Children's burial ground, Kilcolumb, Co. Clare
Co. Clare |
Burial Grounds
In the townland of Kilcolumb in County Clare lies a children's burial ground, one of hundreds of such sites scattered across Ireland that occupy a particular and melancholy place in the country's social and religious history.
These grounds, known in Irish as cillíní (singular cillín), were used for the interment of unbaptised infants, and sometimes others considered outside the formal rites of the Catholic Church, including stillborn children, and occasionally suicide victims or strangers. Because the Church denied them consecrated ground, families buried these children in marginal spaces: old ringforts, coastal strands, field boundaries, and the ruins of early medieval ecclesiastical sites. The practice continued in some areas well into the twentieth century.

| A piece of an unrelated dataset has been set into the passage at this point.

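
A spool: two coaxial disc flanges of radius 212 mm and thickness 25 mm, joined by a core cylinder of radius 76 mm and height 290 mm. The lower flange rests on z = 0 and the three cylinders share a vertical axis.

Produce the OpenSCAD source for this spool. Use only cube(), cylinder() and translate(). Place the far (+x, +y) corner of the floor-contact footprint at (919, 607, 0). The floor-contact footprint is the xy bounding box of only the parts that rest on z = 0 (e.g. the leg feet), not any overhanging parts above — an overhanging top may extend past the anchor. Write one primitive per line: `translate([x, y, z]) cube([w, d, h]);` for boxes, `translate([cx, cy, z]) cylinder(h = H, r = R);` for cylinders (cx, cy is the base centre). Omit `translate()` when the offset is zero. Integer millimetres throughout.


translate([707, 395, 0]) cylinder(h = 25, r = 212);
translate([707, 395, 25]) cylinder(h = 290, r = 76);
translate([707, 395, 315]) cylinder(h = 25, r = 212);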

The Kilcolumb site carries that same weight of quiet exclusion. The place-name itself suggests an early Christian association, likely deriving from the Irish for "church of Colm" or a similar dedication, hinting that the location may once have been connected to an early ecclesiastical enclosure of the kind that frequently attracted later cillín burials. Families chose such spots partly from practicality and partly from a folk belief that the sanctity lingering in ancient ground might offer some protection or blessing to children who had been refused it officially. The graves themselves are typically unmarked, or marked only with small stones, and the sites are often difficult to identify without local knowledge.